After your initial Attack, you move to the Cruise phase, where I am supposed to spend about 10 months, and during which you are supposed to lose weight slowly but steadily until you hit target. This alternates days from the Attack model with days where you can add foods from a short list of veg. It’s a very stupid and French-centric list.
For me, that’s been part of the fun. Isolating what is French prejudice and habit, and deciding whether to ignore it or not.

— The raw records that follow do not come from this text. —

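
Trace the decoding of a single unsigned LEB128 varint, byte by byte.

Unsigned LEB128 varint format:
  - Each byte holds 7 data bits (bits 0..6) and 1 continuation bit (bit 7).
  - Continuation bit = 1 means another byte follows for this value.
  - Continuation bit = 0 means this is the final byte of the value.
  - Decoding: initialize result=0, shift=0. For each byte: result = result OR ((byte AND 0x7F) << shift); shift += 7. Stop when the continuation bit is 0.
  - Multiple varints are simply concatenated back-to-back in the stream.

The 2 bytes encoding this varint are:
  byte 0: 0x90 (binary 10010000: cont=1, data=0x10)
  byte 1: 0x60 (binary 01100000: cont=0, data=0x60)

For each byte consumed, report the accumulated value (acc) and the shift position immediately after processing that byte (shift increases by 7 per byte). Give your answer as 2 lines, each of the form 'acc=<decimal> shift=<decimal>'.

byte 0=0x90: payload=0x10=16, contrib = 16<<0 = 16; acc -> 16, shift -> 7
byte 1=0x60: payload=0x60=96, contrib = 96<<7 = 12288; acc -> 12304, shift -> 14

Answer: acc=16 shift=7
acc=12304 shift=14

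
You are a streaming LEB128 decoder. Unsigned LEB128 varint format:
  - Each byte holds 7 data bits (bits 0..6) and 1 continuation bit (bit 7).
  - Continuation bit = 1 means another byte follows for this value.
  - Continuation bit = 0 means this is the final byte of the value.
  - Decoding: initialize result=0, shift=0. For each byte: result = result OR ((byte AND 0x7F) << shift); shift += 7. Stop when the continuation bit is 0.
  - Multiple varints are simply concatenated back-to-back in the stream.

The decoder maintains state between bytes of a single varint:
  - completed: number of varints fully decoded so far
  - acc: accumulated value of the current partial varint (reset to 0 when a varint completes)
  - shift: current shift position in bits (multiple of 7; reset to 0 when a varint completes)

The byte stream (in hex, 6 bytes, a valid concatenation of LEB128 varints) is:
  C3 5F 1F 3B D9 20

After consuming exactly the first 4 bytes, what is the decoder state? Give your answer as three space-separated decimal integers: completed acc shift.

Answer: 3 0 0

Derivation:
byte[0]=0xC3 cont=1 payload=0x43: acc |= 67<<0 -> completed=0 acc=67 shift=7
byte[1]=0x5F cont=0 payload=0x5F: varint #1 complete (value=12227); reset -> completed=1 acc=0 shift=0
byte[2]=0x1F cont=0 payload=0x1F: varint #2 complete (value=31); reset -> completed=2 acc=0 shift=0
byte[3]=0x3B cont=0 payload=0x3B: varint #3 complete (value=59); reset -> completed=3 acc=0 shift=0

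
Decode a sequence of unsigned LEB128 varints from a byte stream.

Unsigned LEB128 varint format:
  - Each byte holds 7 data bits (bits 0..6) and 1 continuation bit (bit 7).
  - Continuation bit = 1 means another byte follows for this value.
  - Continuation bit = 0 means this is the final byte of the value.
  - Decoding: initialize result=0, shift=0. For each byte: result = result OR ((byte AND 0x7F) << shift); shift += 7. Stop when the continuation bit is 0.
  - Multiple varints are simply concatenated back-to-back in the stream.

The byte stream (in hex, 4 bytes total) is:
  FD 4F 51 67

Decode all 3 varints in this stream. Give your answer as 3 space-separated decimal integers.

Answer: 10237 81 103

Derivation:
  byte[0]=0xFD cont=1 payload=0x7D=125: acc |= 125<<0 -> acc=125 shift=7
  byte[1]=0x4F cont=0 payload=0x4F=79: acc |= 79<<7 -> acc=10237 shift=14 [end]
Varint 1: bytes[0:2] = FD 4F -> value 10237 (2 byte(s))
  byte[2]=0x51 cont=0 payload=0x51=81: acc |= 81<<0 -> acc=81 shift=7 [end]
Varint 2: bytes[2:3] = 51 -> value 81 (1 byte(s))
  byte[3]=0x67 cont=0 payload=0x67=103: acc |= 103<<0 -> acc=103 shift=7 [end]
Varint 3: bytes[3:4] = 67 -> value 103 (1 byte(s))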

Lamb is excluded from the protein list as being too fatty – but how much could you reduce by choosing older meat butchered differently? The text of the books waffles on about the Liver, that French health obsession. And it’s very misogynistic – almost any stage of a woman’s life or fertility cycle causes water retention, apparently. Vegetarians are grudgingly allowed to exist, but vegans can just naff off and die.
Rhubarb and tomatoes are on the approved list of veggies, but not strawberries which are relatively low in carbs. I can understand the logic behind not eating bananas, cherries, grapes etc which are very high in sugar, but allowing onions and red peppers which are around the 5/6% mark and not watery fruit which is about the same seems silly. Especially to someone like me who is far more likely to add a handful of allotment strawberries to a spinach salad than mourn a creamy sweet pastry.
There is also the wide variety of veggies / meat that he hasn’t thought of – goat, for example. Chillies, okra, tomatilloes, jicama, virtually anything “ethnic”. Luckily there are forums where people are discussing these – especially where there are halal / kosher issues with traditional French food. And websites publishing recipes adapted to local tastes and ingredients – I particularly like the ideas on DukanItOut but I haven’t tried any of the recipes yet.